A OCDE também corrigiu seu cálculo para 2020, mas desta vez com revisão de alta: o Produto Interno Bruto (PIB) mundial retrocederá 4,2%, contra 4,5% da previsão anterior, publicada em setembro.

A pandemia provocou pelo menos 1,4 milhão de mortes e mais de 62,7 milhões de contágios no planeta.

No Brasil, por exemplo, um dos países mais afetados pela doença, com mais de 172.000 mortes, o PIB deve recuar 6% este ano e registrar alta de 2,6% em 2021.

"A forte resposta da política fiscal e monetária conseguiu evitar uma contração econômica mais aguda no Brasil", elogia a OCDE em seu relatório.

No México, a economia deve crescer 3,6% em 2021, após uma contração de 9,2% este ano, aponta a organização, que alerta para o desafio de conter novos focos de covid-19.

O mundo deve recuperar o crescimento prévio à crise de saúde no fim de 2021, quando em geral todos os países sairão do vermelho: +3,2% nos Estados Unidos, +3,6% na Eurozona, +7,9% na Índia e +8% na China, o único país que não encerrará 2020 com resultado negativo e que deve registrar crescimento 1,8%.
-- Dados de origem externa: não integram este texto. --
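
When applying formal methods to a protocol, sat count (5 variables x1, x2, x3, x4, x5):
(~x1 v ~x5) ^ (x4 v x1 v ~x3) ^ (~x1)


CNF with 3 clauses over 5 vars (32 assignments).
An assignment satisfies CNF iff every clause has >=1 true literal.
Check each row (bits = x1,x2,x3,x4,x5; clause T/F shown):
  row 0 [00000]: clauses=TTT -> 1
  row 1 [00001]: clauses=TTT -> 1
  row 2 [00010]: clauses=TTT -> 1
  row 3 [00011]: clauses=TTT -> 1
  row 4 [00100]: clauses=TFT -> 0
  row 5 [00101]: clauses=TFT -> 0
  row 6 [00110]: clauses=TTT -> 1
  row 7 [00111]: clauses=TTT -> 1
  row 8 [01000]: clauses=TTT -> 1
  row 9 [01001]: clauses=TTT -> 1
  row 10 [01010]: clauses=TTT -> 1
  row 11 [01011]: clauses=TTT -> 1
  row 12 [01100]: clauses=TFT -> 0
  row 13 [01101]: clauses=TFT -> 0
  row 14 [01110]: clauses=TTT -> 1
  row 15 [01111]: clauses=TTT -> 1
  row 16 [10000]: clauses=TTF -> 0
  row 17 [10001]: clauses=FTF -> 0
  row 18 [10010]: clauses=TTF -> 0
  row 19 [10011]: clauses=FTF -> 0
  row 20 [10100]: clauses=TTF -> 0
  row 21 [10101]: clauses=FTF -> 0
  row 22 [10110]: clauses=TTF -> 0
  row 23 [10111]: clauses=FTF -> 0
  row 24 [11000]: clauses=TTF -> 0
  row 25 [11001]: clauses=FTF -> 0
  row 26 [11010]: clauses=TTF -> 0
  row 27 [11011]: clauses=FTF -> 0
  row 28 [11100]: clauses=TTF -> 0
  row 29 [11101]: clauses=FTF -> 0
  row 30 [11110]: clauses=TTF -> 0
  row 31 [11111]: clauses=FTF -> 0
Full result column, 8 rows per line (x1,x2 fixed per line; x3,x4,x5 runs 000..111 left to right):
  rows 0-7 [x1,x2=00]: 11110011  (ones: 6)
  rows 8-15 [x1,x2=01]: 11110011  (ones: 6)
  rows 16-23 [x1,x2=10]: 00000000  (ones: 0)
  rows 24-31 [x1,x2=11]: 00000000  (ones: 0)
Satisfying assignments = 6+6+0+0 = 12

12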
Para 2022, a OCDE prevê um crescimento de 3,7%.

- Pedido de prudência -

A futura vacina injeta otimismo nos analistas. Na segunda-feira, o laboratório americano Moderna solicitou autorização para sua vacina nos Estados Unidos, depois que os resultados completos dos testes confirmaram uma eficácia de 94,1%. Nesta terça-feira, a Pfizer/BioNTech fez o mesmo pedido às autoridades europeias e espera que sua vacina possa ser distribuída o mais rápido possível.

"A perspectiva de uma saída da crise melhorou graças aos progressos alcançados no desenvolvimento de uma vacina eficaz, mas as perspectivas a curto prazo continuam sendo incertas e a retomada das atividades acontece a um ritmo hesitante", afirma a OCDE.
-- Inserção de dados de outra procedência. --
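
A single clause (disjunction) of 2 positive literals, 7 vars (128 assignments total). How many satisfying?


Step 1: Total=2^7=128
Step 2: Unsat when all 2 false: 2^5=32
Step 3: Sat=128-32=96

96


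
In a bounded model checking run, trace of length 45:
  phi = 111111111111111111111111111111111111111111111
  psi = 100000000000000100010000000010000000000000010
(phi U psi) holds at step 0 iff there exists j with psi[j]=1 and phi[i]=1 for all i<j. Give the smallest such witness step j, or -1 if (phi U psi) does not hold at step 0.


(phi U psi) at 0: need smallest j with psi[j]=1 and phi[i]=1 for all i in [0,j).
Scan from step 0:
  step 0: psi=1 and phi held for [0,0) -> witness found
Witness step = 0

0


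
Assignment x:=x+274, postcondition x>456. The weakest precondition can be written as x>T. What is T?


Formula: wp(x:=E, P) = P[E/x] (substitute E for x in postcondition)
Step 1: Postcondition: x>456
Step 2: Substitute x+274 for x: x+274>456
Step 3: Solve for x: x > 456-274 = 182

182


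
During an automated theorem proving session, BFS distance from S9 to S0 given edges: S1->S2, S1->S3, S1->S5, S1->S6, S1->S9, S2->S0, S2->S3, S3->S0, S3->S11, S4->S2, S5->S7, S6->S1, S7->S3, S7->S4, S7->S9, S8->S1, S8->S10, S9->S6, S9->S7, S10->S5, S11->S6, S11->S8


BFS layer-by-layer from S9:
  dist 0: {S9}
  dist 1: {S6, S7}
  dist 2: {S1, S3, S4}
  dist 3: {S0, S2, S5, S11}
  -> S0 reached at distance 3
Shortest path length = 3

3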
O ressurgimento da epidemia com uma segunda onda que colocou muitos países em dificuldades e "as medidas de contenção decretadas frearam o ritmo da recuperação econômica mundial, depois que a produção desabou no primeiro semestre de 2020".

E a tendência "persistirá por um certo tempo, diante dos desafios que devem ser superados, em termos de desenvolvimento e de logística, antes da possibilidade de distribuir uma vacina em larga escala em todo o mundo", afirmou a organização, que tem sede em Paris.

A OCDE pede claramente que ninguém tenha ilusões: "Viver ainda com o vírus por mais seis ou nove meses vai ser complicado."

Ao comentar a resposta econômica, a OCDE está alinhada com o Fundo Monetário Internacional (FMI): as políticas monetárias e orçamentárias atuais, expansionistas, devem continuar. Não é o momento de apertar os parafusos.

"Garantir que a dívida seja uma carga suportável será uma prioridade apenas quando a recuperação estiver encaminhada", alerta.